C'est une histoire banale, me direz-vous, mais
Pierre-Jean Jouve nous la décrit avec une telle simplicité qu'elle en devient bouleversante.
"La pire tristesse est dans l'idée qu'on est devenu tristes." écrit-il.
"Je connais une plage secrète
Où vais me plaindre et endormir mes douleurs d'homme".

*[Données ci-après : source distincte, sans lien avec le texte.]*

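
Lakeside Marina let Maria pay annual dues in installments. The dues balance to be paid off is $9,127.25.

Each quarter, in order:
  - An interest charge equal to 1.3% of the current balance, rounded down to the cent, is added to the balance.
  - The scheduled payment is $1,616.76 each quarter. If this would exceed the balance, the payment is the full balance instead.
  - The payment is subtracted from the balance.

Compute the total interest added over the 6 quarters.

# | Opening | Interest | Payment | End bal
1 | $9,127.25 | $118.65 | $1,616.76 | $7,629.14
2 | $7,629.14 | $99.17 | $1,616.76 | $6,111.55
3 | $6,111.55 | $79.45 | $1,616.76 | $4,574.24
4 | $4,574.24 | $59.46 | $1,616.76 | $3,016.94
5 | $3,016.94 | $39.22 | $1,616.76 | $1,439.40
6 | $1,439.40 | $18.71 | $1,458.11 | $0.00
Total interest: $118.65 + $99.17 + $79.45 + $59.46 + $39.22 + $18.71 = $414.66

$414.66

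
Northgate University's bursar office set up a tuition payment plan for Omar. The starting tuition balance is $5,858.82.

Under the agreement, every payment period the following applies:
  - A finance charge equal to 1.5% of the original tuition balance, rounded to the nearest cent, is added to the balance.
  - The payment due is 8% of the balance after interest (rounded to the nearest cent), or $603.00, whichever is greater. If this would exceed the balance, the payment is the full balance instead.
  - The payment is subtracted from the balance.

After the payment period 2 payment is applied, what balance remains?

Payment period 1: opening $5,858.82; interest $87.88 → $5,946.70; payment $603.00; balance $5,343.70
Payment period 2: opening $5,343.70; interest $87.88 → $5,431.58; payment $603.00; balance $4,828.58

$4,828.58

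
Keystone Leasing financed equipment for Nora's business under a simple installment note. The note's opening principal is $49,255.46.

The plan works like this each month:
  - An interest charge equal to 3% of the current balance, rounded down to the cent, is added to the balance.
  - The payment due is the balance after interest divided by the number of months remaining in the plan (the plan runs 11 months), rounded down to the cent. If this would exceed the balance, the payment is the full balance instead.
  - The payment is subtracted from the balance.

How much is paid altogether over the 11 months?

# | Opening | Interest | Payment | End bal
1 | $49,255.46 | $1,477.66 | $4,612.10 | $46,121.02
2 | $46,121.02 | $1,383.63 | $4,750.46 | $42,754.19
3 | $42,754.19 | $1,282.62 | $4,892.97 | $39,143.84
4 | $39,143.84 | $1,174.31 | $5,039.76 | $35,278.39
5 | $35,278.39 | $1,058.35 | $5,190.96 | $31,145.78
6 | $31,145.78 | $934.37 | $5,346.69 | $26,733.46
7 | $26,733.46 | $802.00 | $5,507.09 | $22,028.37
8 | $22,028.37 | $660.85 | $5,672.30 | $17,016.92
9 | $17,016.92 | $510.50 | $5,842.47 | $11,684.95
10 | $11,684.95 | $350.54 | $6,017.74 | $6,017.75
11 | $6,017.75 | $180.53 | $6,198.28 | $0.00
Total paid: $59,070.82

$59,070.82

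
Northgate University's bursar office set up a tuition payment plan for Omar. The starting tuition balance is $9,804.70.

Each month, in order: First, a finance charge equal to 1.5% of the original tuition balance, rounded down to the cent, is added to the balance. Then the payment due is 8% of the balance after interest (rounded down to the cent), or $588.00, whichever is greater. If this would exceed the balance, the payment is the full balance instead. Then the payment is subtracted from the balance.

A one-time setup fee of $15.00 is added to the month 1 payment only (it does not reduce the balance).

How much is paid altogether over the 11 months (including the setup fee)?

$7,044.34

Month 1: opening $9,804.70; interest $147.07 → $9,951.77; payment $796.14 (+ $15.00 fee); balance $9,155.63
Month 2: opening $9,155.63; interest $147.07 → $9,302.70; payment $744.21; balance $8,558.49
Month 3: opening $8,558.49; interest $147.07 → $8,705.56; payment $696.44; balance $8,009.12
Month 4: opening $8,009.12; interest $147.07 → $8,156.19; payment $652.49; balance $7,503.70
Month 5: opening $7,503.70; interest $147.07 → $7,650.77; payment $612.06; balance $7,038.71
Month 6: opening $7,038.71; interest $147.07 → $7,185.78; payment $588.00; balance $6,597.78
Month 7: opening $6,597.78; interest $147.07 → $6,744.85; payment $588.00; balance $6,156.85
Month 8: opening $6,156.85; interest $147.07 → $6,303.92; payment $588.00; balance $5,715.92
Month 9: opening $5,715.92; interest $147.07 → $5,862.99; payment $588.00; balance $5,274.99
Month 10: opening $5,274.99; interest $147.07 → $5,422.06; payment $588.00; balance $4,834.06
Month 11: opening $4,834.06; interest $147.07 → $4,981.13; payment $588.00; balance $4,393.13
Total paid: $7,044.34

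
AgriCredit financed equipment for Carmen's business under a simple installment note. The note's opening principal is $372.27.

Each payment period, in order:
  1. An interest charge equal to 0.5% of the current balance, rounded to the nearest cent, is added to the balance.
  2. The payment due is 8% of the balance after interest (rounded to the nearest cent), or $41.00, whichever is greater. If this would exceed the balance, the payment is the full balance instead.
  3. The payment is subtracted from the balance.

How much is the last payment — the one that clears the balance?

$12.95

Payment period 1: opening $372.27; interest $1.86 → $374.13; payment $41.00; balance $333.13
Payment period 2: opening $333.13; interest $1.67 → $334.80; payment $41.00; balance $293.80
Payment period 3: opening $293.80; interest $1.47 → $295.27; payment $41.00; balance $254.27
Payment period 4: opening $254.27; interest $1.27 → $255.54; payment $41.00; balance $214.54
Payment period 5: opening $214.54; interest $1.07 → $215.61; payment $41.00; balance $174.61
Payment period 6: opening $174.61; interest $0.87 → $175.48; payment $41.00; balance $134.48
Payment period 7: opening $134.48; interest $0.67 → $135.15; payment $41.00; balance $94.15
Payment period 8: opening $94.15; interest $0.47 → $94.62; payment $41.00; balance $53.62
Payment period 9: opening $53.62; interest $0.27 → $53.89; payment $41.00; balance $12.89
Payment period 10: opening $12.89; interest $0.06 → $12.95; payment $12.95; balance $0.00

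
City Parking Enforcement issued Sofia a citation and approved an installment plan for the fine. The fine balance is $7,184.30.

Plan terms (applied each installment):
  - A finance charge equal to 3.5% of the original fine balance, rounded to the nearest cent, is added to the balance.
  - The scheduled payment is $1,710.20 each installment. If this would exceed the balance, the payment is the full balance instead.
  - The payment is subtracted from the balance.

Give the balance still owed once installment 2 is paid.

$4,266.80

# | Opening | Interest | Payment | End bal
1 | $7,184.30 | $251.45 | $1,710.20 | $5,725.55
2 | $5,725.55 | $251.45 | $1,710.20 | $4,266.80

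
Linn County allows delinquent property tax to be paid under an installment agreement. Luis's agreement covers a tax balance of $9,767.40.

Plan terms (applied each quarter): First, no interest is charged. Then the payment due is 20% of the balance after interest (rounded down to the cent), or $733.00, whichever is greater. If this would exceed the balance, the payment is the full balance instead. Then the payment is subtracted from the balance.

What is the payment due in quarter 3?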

En toute dernière page, une petite note nous apprend que
Pierre-Jean Jouve s'était opposé à la réédition de cet ouvrage et ceci pour des raisons affectives. La famille est passée outre. A-t-elle eu raison? A-t-elle eu tort? La chronique de cet amour qui l'avait tant bouleversé et dont il avait voulu garder une trace n'était peut-être pas destinée à être lue. Pourtant, en refermant l'ouvrage, je me dis qu'il eut été dommage de ne pas la partager. D'abord parce que l'écriture de Jouve est une merveille mais aussi parce que la banalité de cet amour fragile, sa mort si prévisible, le rendent universel.
EXITUS
-Ainsi nous nous quittons.
-Nous nous quittons.
-A jamais.
-Certes.
-Vous ne m'écrirez plus.
-Ce serait impossible.
-Ne m'aimerez plus.
-C'est déjà fait.
- Je ne vous écrirai jamais moi non plus.
-Évidemment.
-C'est tout.
-C'est tout.
-Exitus.
-Partez par ici.
-Partez par là.
-Ne vous retournez pas.
-Tout de même adieu ?
-Tout de même adieu ?
-Exitus.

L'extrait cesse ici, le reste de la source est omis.